Vereine informierten sich über Präventionsarbeit

Spelle – „Es ist eine gesamtgesellschaftliche Aufgabe, frühem Alkoholkonsum Jugendlicher entgegenzuwirken“, ermunterte Samtgemeindebürgermeister Bernhard Hummeldorf während eines Informationsabends im Wöhlehof die Vertreter der Vereine und Verbände aus der Samtgemeinde, das Thema in der Vereinsarbeit aufzugreifen.
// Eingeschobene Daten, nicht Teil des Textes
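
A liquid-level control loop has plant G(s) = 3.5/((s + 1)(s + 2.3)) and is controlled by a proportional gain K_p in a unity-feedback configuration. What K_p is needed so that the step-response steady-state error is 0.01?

K_p = 65.1

Steady-state error for a unit step on this type-0 loop is 1/(1 + K_p·G(0)).
G(0) = 1.522. Require 1/(1 + K_p·1.522) = 0.01, so 1 + 1.522·K_p = 100.
K_p = (100 − 1)/1.522 = 65.1.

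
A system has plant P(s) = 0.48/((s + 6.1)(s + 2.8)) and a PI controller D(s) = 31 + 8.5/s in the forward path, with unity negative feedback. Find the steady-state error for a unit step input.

0

The open loop D(s)P(s) has a pole at the origin (type 1), so the static position error constant is infinite and e_ss = 1/(1+∞) = 0.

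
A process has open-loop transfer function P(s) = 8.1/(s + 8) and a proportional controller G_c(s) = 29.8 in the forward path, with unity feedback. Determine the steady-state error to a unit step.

The loop is type 0. Static position error constant K_pos = G_c(0)·P(0) = 29.8·1.012 = 30.17.
Steady-state error to a unit step: e_ss = 1/(1+K_pos) = 1/31.17 = 0.0321.

0.0321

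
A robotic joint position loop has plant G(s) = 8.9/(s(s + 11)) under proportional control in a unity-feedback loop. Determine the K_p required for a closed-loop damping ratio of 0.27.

K_p = 46.6

Closed-loop characteristic equation: s² + 11s + K_p·8.9 = 0.
So ω_n = √(8.9K_p) and 2ζω_n = 11, giving ζ = 11/(2√(8.9K_p)).
Setting ζ = 0.27: √(8.9K_p) = 11/(2·0.27) = 20.37, so K_p = 415/8.9 = 46.6.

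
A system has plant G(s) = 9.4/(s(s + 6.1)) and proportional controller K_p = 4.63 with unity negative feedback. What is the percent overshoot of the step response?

From 1 + K_pG(s) = 0: s² + 6.1s + 43.52 = 0 ⇒ ω_n = 6.597, ζ = 0.4623.
%OS = 100·exp(−πζ/√(1−ζ²)) = 100·exp(−π·0.4623/√0.7863) = 19.4%.

19.4%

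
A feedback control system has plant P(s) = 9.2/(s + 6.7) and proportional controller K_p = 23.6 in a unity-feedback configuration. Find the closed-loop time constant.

Closed-loop transfer function: T(s) = K_p·P(s)/(1 + K_p·P(s)) = 217.1/(s + 6.7 + 217.1) = 217.1/(s + 223.8).
Time constant τ = 1/223.8 = 0.00447 s.

τ = 0.00447 s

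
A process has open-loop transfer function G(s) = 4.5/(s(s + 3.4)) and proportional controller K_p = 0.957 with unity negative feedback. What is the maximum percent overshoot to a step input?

The closed-loop denominator s² + 3.4s + 4.306 gives ω_n = √4.306 = 2.075 and ζ = 3.4/(2ω_n) = 0.8192.
%OS = 100·exp(−πζ/√(1−ζ²)) = 100·exp(−π·0.8192/√0.3289) = 1.13%.

1.13%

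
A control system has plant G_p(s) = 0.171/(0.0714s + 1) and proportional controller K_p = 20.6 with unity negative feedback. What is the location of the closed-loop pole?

Closed loop: T(s) = K_p·G_p/(1+K_p·G_p) = 3.523/(0.0714s + 1 + 3.523), with pole at s = −(1 + 3.523)/0.0714 = −63.34.

s = -63.34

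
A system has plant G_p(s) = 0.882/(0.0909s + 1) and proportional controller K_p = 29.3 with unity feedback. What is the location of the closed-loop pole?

Closed loop: T(s) = K_p·G_p/(1+K_p·G_p) = 25.84/(0.0909s + 1 + 25.84), with pole at s = −(1 + 25.84)/0.0909 = −295.3.

s = -295.3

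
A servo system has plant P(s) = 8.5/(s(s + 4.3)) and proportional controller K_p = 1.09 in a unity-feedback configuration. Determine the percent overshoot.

4.35%

From 1 + K_pP(s) = 0: s² + 4.3s + 9.265 = 0 ⇒ ω_n = 3.044, ζ = 0.7063.
%OS = 100·exp(−πζ/√(1−ζ²)) = 100·exp(−π·0.7063/√0.5011) = 4.35%.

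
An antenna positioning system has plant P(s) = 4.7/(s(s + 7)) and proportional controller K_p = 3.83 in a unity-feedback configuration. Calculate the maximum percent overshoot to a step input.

Closed-loop characteristic equation: s² + 7s + 18 = 0, so ω_n = 4.243 rad/s and ζ = 7/(2·4.243) = 0.8249.
%OS = 100·exp(−πζ/√(1−ζ²)) = 100·exp(−π·0.8249/√0.3195) = 1.02%.

1.02%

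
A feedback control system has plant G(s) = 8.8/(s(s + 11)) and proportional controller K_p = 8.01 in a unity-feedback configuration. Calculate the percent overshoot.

6.56%

The closed-loop denominator s² + 11s + 70.49 gives ω_n = √70.49 = 8.396 and ζ = 11/(2ω_n) = 0.6551.
%OS = 100·exp(−πζ/√(1−ζ²)) = 100·exp(−π·0.6551/√0.5708) = 6.56%.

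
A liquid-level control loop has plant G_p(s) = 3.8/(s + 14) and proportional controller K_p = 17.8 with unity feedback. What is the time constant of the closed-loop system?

Closed-loop transfer function: T(s) = K_p·G_p(s)/(1 + K_p·G_p(s)) = 67.64/(s + 14 + 67.64) = 67.64/(s + 81.64).
Time constant τ = 1/81.64 = 0.0122 s.

τ = 0.0122 s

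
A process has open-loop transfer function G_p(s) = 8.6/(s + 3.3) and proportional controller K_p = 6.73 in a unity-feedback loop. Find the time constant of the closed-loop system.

τ = 0.0163 s

Closed-loop transfer function: T(s) = K_p·G_p(s)/(1 + K_p·G_p(s)) = 57.88/(s + 3.3 + 57.88) = 57.88/(s + 61.18).
Time constant τ = 1/61.18 = 0.0163 s.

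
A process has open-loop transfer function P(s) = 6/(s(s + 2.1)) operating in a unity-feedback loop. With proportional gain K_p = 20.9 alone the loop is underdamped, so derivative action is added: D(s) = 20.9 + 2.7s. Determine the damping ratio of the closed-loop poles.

ζ = 0.817

Forward path: (20.9 + 2.7s)·6/(s(s+2.1)). The closed-loop characteristic equation is s² + (2.1 + 6·2.7)s + 6·20.9 = 0.
That is s² + 18.3s + 125.4 = 0, so ω_n = 11.2 rad/s and ζ = 18.3/(2·11.2) = 0.8171.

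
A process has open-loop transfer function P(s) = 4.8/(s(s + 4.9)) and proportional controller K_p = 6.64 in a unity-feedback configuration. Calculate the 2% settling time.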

Der Jugendpfleger der Samtgemeinde Spelle, Peter Vos, Klaus Hackmann von der Polizeiinspektion Emsland/Grafschaft Bentheim und die SP!EL-Fachkraft für Spelle, Ina Budzynski, hatten die ehrenamtlichen Funktionsträger zu dieser Informationsveranstaltung eingeladen. Zu den Gästen zählte auch Dr. Sigrid Krautjuttis, Sozialdezernentin des Landkreises Emsland. Anlass dieses Treffens ist der offizielle Abschluss des 3-jährigen Präventionsprojektes CTC („Gemeinschaften die sich kümmern“) in der Samtgemeinde Spelle als ausgewählte Kommune im Modellstandort Landkreis Emsland. Mit der CTC-Strategie soll durch ausgesuchte Projekte bedarfs- und zielgenau problematisches Verhalten bei Kindern und Jugendlichen vermieden werden. Die Initiativen des CTC-Programms sollen in Spelle auch künftig im Rahmen des Projektes SP!EL umgesetzt werden. SP!EL steht dabei für „Sozialräumliche Prävention im Emsland“ und wird vom Landkreis finanziert, wobei das Kolping Bildungswerk als Anstellungsträger fungiert. „Die wichtigste Aufgabe vom Projekt SP!EL ist es, Prävention und Jugendsozialarbeit in Form von Gemeinwesenarbeit, direkter Arbeit mit Familien und unterstützender Arbeit in Schulen, Kindergärten und anderen Einrichtungen zu leisten“, gab Budzynski einen Einblick in das Projekt. Als gelungenes Beispiel für Präventionsarbeit stellte die engagierte Sozialpädagogin das Projekt „KomA – Kontrollierter Umgang mit Alkohol“ des Landkreises Emsland vor. „Das Besondere an dem Projekt ist, dass es auch in die Einrichtung oder zu der eigenen Veranstaltung kommt“, erklärte Budzynski. Das Projekt möchte dazu animieren, sich unter fachlicher Kompetenz mit dem Thema auseinanderzusetzen. Wichtig dabei sei eine jugendgerechte Beratung. Hummeldorf legte abschließend die besondere Bedeutung eines verantwortungsvollen Umgangs mit Alkohol dar und sah die rege Teilnahme der Vereine an der Infoveranstaltung als guter Beleg, dass die Thematik in den Vereinsvorständen sensibel gehandhabt wird. Er dankte dabei allen, die für die Jugendarbeit Verantwortung übernehmen und sich für die junge Generation einsetzen.